The Hot Summer Months Are ACTUALLY Really Good For Dubai's Cloud Seeding Plans
Embrace the heat
You're probably thinking summer and good do NOT go together. Well, they do. And it's for good reason. This season is best for harvesting rain in the UAE, and the National Centre for Meteorology and Seismology runs cloud seeding flights four days per week. A number that's higher than what it does in winter months.
If you don't know much about cloud seeding...
It is basically a form of weather modification. The idea is to change the amount or type of precipitation that falls from clouds (increase rain or snow). This is done by dispersing substances into the air that serve as cloud condensation, and they alter the microphysical processes within the cloud.
UAE started cloud seeding in the 1990s
It generally happens in the mountainous areas in the north of the country. The government is looking into cloud seeding as an alternative to desalination plants which are harmful to the environment and expensive. Though, currently these plants are becoming the major source of water in the UAE.
So why is summer a good time for this?
Sufian Farrah, meteorologist and cloud seeding expert at the centre, explains, "It's because in summer months the monsoon drafts, which traps moisture into the atmosphere".
How does the process work?
The centre has set up 74 automatic weather stations across the country. They measure the elements that are important to cloud seeding - weather conditions, atmospheric pressure, wind direction and speed and global solar radiation. Plus they have a second generation satellite that watches and monitors the region's air mass, fog, storms and thunderstorms.

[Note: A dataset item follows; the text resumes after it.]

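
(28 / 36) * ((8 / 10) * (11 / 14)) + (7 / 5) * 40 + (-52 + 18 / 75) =4.73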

Once a 'good' cloud is found, their Beach Craft King Air C 90 airplane is sent out to seed the cloud, where the pilot releases flares at its base containing salts. In 15-20 minutes, the reaction to the salts is produced and it starts to rain.
This video should explain it
Since its start 16 years ago, dusty areas have seen an increase of rainfall by 10 to 15%. On the other hand cleaner areas have seen an increase of rainfall from cloud seeding by 30 to 35%.